Il retient d’abord que l’hébergement des ukrainiens bénéficiaires de la protection temporaire peut être regardé comme s’inscrivant dans une politique locale de l’habitat et comme constituant une action ou une opération d’aménagement au sens de l’article L.300-1 du code de l’urbanisme :
“4. En premier lieu, pour l’application de ces dispositions, l’hébergement de personnes déplacées en provenance d’Ukraine et bénéficiaires de la protection temporaire instituée, compte tenu du constat d’afflux massif de ces personnes opéré par la décision d’exécution (UE) 2022/382 du Conseil du 4 mars 2022 visée ci-dessus, en application de la directive 2001/55/CE du Conseil du 20 juillet 2001 relative à des normes minimales pour l’octroi d’une protection temporaire en cas d’afflux massif de personnes déplacées et à des mesures tendant à assurer un équilibre entre les efforts consentis par les Etats membres pour accueillir ces personnes et supporter les conséquences de cet accueil, peut être regardé comme s’inscrivant dans une politique locale de l’habitat et comme constituant une action ou une opération d’aménagement au sens de l’article L. 300-1 du code de l’urbanisme. Par suite, en retenant comme propre à créer un doute sérieux quant à la légalité de la décision de préemption en litige le moyen tiré de ce que le motif de la préemption, destinée à permettre à la commune de disposer de locaux pour l’hébergement des personnes déplacées en provenance d’Ukraine, ne constituait pas une action ou une opération d’aménagement au sens de l’article L. 300-1 du code de l’urbanisme, le juge des référés du tribunal administratif a commis une erreur de droit.” (CE, 13 octobre 2023, commune de Cannes, n°468694, Lebon T.).

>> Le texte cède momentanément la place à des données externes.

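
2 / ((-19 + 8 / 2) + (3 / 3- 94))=-1 / 54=-0.02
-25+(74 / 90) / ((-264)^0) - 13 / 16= -17993 / 720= -24.99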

Il juge ensuite que la commune de Cannes paraissait au cas présent justifier d’un réel projet d’action ou d’opération d’aménagement en ce qu’elle avait déjà engagé une démarche d’ensemble visant à assurer leur hébergement :
“5. En second lieu, il ressort des pièces du dossier soumis au juge des référés du tribunal administratif qu’à la date de la décision en litige, la commune de Cannes avait, avec le centre communal d’action sociale, engagé une démarche d’ensemble visant à l’hébergement de personnes déplacées en provenance d’Ukraine, se traduisant en particulier par l’accompagnement de sept cent quatre-vingt-cinq personnes pour permettre leur hébergement dans le secteur privé, l’hébergement de quatre-vingt-douze personnes dans des locaux relevant du patrimoine immobilier de la commune, la transformation de la maison des associations en centre et foyer d’accueil ou encore la préemption d’un immeuble situé 6, rue Mirmont, pour l’accueil de ces personnes. Par suite, le juge des référés du tribunal administratif a entaché son ordonnance de dénaturation en estimant propre à créer un doute sérieux quant à la légalité de la décision de préemption litigieuse le moyen tiré de ce que la commune de Cannes ne justifiait pas, à la date de cette décision, de la réalité d’un projet.” (CE, 13 octobre 2023, commune de Cannes, n°468694, Lebon T.).
Sous réserve de justifier d’un réel projet d’action ou d’opération d’aménagement et de faire apparaitre la nature de ce projet dans la décision de préemption, l’hébergement des ukrainiens bénéficiaires de la protection temporaire peut donc justifier l’exercice du DPU.